Dans l’attente, l’exécution de la décision d’arrêt des traitements prodigués à M. B… C… est suspendue à titre conservatoire, jusqu’à ce que le juge des référés du tribunal se soit prononcé après réalisation de l’expertise.
O R D O N N E :
Article 1er : Avant de statuer sur la requête, il sera procédé à une expertise confiée à un médecin spécialiste en réanimation et un médecin spécialiste en neurologie, désignés par la présidente du tribunal administratif de Nancy, diligentée de manière contradictoire, aux fins :
- de décrire l’état clinique actuel de M. B… C… ;
- de déterminer son niveau de souffrance physique et psychologique ;
- de se prononcer sur le caractère irréversible ou non de son état de santé, sur ses perspectives d’évolution et sur les traitements qui pourraient lui être prodigués ;
- de fournir au juge des référés toutes informations qui seraient utiles à la solution du litige.
Article 2 : Les experts devront prendre connaissance de l’ensemble du dossier médical de M. C…, procéder à l’examen de l’intéressé, rencontrer l’équipe médicale et le personnel soignant en charge de ce dernier ainsi que les membres de sa famille. Ils pourront consulter tous documents, procéder à tous examens ou vérifications utiles et entendre toute personne compétente. Ils accompliront leur mission dans les conditions prévues par les articles R. 621-2 à R. 621-14 du code de justice administrative.

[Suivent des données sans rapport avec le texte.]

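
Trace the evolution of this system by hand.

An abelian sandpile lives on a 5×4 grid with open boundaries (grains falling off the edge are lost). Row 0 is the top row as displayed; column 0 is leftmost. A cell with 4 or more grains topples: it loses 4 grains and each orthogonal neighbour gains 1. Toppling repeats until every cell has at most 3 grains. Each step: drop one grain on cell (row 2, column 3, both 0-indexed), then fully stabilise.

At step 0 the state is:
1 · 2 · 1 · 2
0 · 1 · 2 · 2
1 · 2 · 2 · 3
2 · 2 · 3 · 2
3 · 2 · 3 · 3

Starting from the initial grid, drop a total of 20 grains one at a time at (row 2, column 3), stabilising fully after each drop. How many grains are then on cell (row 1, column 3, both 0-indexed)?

0) 1 · 2 · 1 · 2
0 · 1 · 2 · 2
1 · 2 · 2 · 3
2 · 2 · 3 · 2
3 · 2 · 3 · 3
1) 1 · 2 · 1 · 2
0 · 1 · 2 · 3
1 · 2 · 3 · 0
2 · 2 · 3 · 3
3 · 2 · 3 · 3
2) 1 · 2 · 1 · 2
0 · 1 · 2 · 3
1 · 2 · 3 · 1
2 · 2 · 3 · 3
3 · 2 · 3 · 3
3) 1 · 2 · 1 · 2
0 · 1 · 2 · 3
1 · 2 · 3 · 2
2 · 2 · 3 · 3
3 · 2 · 3 · 3
4) 1 · 2 · 1 · 2
0 · 1 · 2 · 3
1 · 2 · 3 · 3
2 · 2 · 3 · 3
3 · 2 · 3 · 3
5) 1 · 2 · 2 · 3
0 · 2 · 0 · 1
1 · 3 · 2 · 3
2 · 3 · 2 · 2
3 · 3 · 1 · 1
6) 1 · 2 · 2 · 3
0 · 2 · 0 · 2
1 · 3 · 3 · 0
2 · 3 · 2 · 3
3 · 3 · 1 · 1
7) 1 · 2 · 2 · 3
0 · 2 · 0 · 2
1 · 3 · 3 · 1
2 · 3 · 2 · 3
3 · 3 · 1 · 1
8) 1 · 2 · 2 · 3
0 · 2 · 0 · 2
1 · 3 · 3 · 2
2 · 3 · 2 · 3
3 · 3 · 1 · 1
9) 1 · 2 · 2 · 3
0 · 2 · 0 · 2
1 · 3 · 3 · 3
2 · 3 · 2 · 3
3 · 3 · 1 · 1
10) 1 · 2 · 2 · 3
0 · 3 · 1 · 3
3 · 1 · 2 · 2
0 · 3 · 1 · 1
1 · 1 · 3 · 2
11) 1 · 2 · 2 · 3
0 · 3 · 1 · 3
3 · 1 · 2 · 3
0 · 3 · 1 · 1
1 · 1 · 3 · 2
12) 1 · 2 · 3 · 0
0 · 3 · 2 · 1
3 · 1 · 3 · 1
0 · 3 · 1 · 2
1 · 1 · 3 · 2
13) 1 · 2 · 3 · 0
0 · 3 · 2 · 1
3 · 1 · 3 · 2
0 · 3 · 1 · 2
1 · 1 · 3 · 2
14) 1 · 2 · 3 · 0
0 · 3 · 2 · 1
3 · 1 · 3 · 3
0 · 3 · 1 · 2
1 · 1 · 3 · 2
15) 1 · 2 · 3 · 0
0 · 3 · 3 · 2
3 · 2 · 0 · 1
0 · 3 · 2 · 3
1 · 1 · 3 · 2
16) 1 · 2 · 3 · 0
0 · 3 · 3 · 2
3 · 2 · 0 · 2
0 · 3 · 2 · 3
1 · 1 · 3 · 2
17) 1 · 2 · 3 · 0
0 · 3 · 3 · 2
3 · 2 · 0 · 3
0 · 3 · 2 · 3
1 · 1 · 3 · 2
18) 1 · 2 · 3 · 0
0 · 3 · 3 · 3
3 · 2 · 1 · 1
0 · 3 · 3 · 0
1 · 1 · 3 · 3
19) 1 · 2 · 3 · 0
0 · 3 · 3 · 3
3 · 2 · 1 · 2
0 · 3 · 3 · 0
1 · 1 · 3 · 3
20) 1 · 2 · 3 · 0
0 · 3 · 3 · 3
3 · 2 · 1 · 3
0 · 3 · 3 · 0
1 · 1 · 3 · 3

3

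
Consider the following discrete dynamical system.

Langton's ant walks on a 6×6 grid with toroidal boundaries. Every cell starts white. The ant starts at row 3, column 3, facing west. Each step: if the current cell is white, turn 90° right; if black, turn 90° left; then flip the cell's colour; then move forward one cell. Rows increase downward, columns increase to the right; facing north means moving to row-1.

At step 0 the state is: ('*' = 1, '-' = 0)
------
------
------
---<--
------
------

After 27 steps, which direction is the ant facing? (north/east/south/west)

south

step 0: ------
------
------
---<--
------
------
step 1: ------
------
---^--
---*--
------
------
step 2: ------
------
---*>-
---*--
------
------
step 3: ------
------
---**-
---*v-
------
------
step 4: ------
------
---**-
---<*-
------
------
step 5: ------
------
---**-
----*-
---v--
------
step 6: ------
------
---**-
----*-
--<*--
------
step 7: ------
------
---**-
--^-*-
--**--
------
step 8: ------
------
---**-
--*>*-
--**--
------
step 9: ------
------
---**-
--***-
--*v--
------
step 10: ------
------
---**-
--***-
--*->-
------
step 11: ------
------
---**-
--***-
--*-*-
----v-
step 12: ------
------
---**-
--***-
--*-*-
---<*-
step 13: ------
------
---**-
--***-
--*^*-
---**-
step 14: ------
------
---**-
--***-
--**>-
---**-
step 15: ------
------
---**-
--**^-
--**--
---**-
step 16: ------
------
---**-
--*<--
--**--
---**-
step 17: ------
------
---**-
--*---
--*v--
---**-
step 18: ------
------
---**-
--*---
--*->-
---**-
step 19: ------
------
---**-
--*---
--*-*-
---*v-
step 20: ------
------
---**-
--*---
--*-*-
---*->
step 21: -----v
------
---**-
--*---
--*-*-
---*-*
step 22: ----<*
------
---**-
--*---
--*-*-
---*-*
step 23: ----**
------
---**-
--*---
--*-*-
---*^*
step 24: ----**
------
---**-
--*---
--*-*-
---**>
step 25: ----**
------
---**-
--*---
--*-*^
---**-
step 26: ----**
------
---**-
--*---
>-*-**
---**-
step 27: ----**
------
---**-
--*---
*-*-**
v--**-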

Article 3 : L’exécution de la décision du 22 janvier 2026 d’arrêt des traitements apportés à M. C… est suspendue jusqu’à ce qu’il soit statué sur la requête.
Article 4 : La présente ordonnance sera notifiée à M. et Mme A… C… et au centre hospitalier régional universitaire de Nancy.
Fait à Nancy, le 23 janvier 2026 en application du 3ème alinéa de l’article R. 522-13 du code de justice administrative.
Le juge des référés,
B. Coudert
La République mande et ordonne au préfet de Meurthe-et-Moselle en ce qui le concerne ou à tous commissaires de justice à ce requis en ce qui concerne les voies de droit commun contre les parties privées, de pourvoir à l’exécution de la présente ordonnance.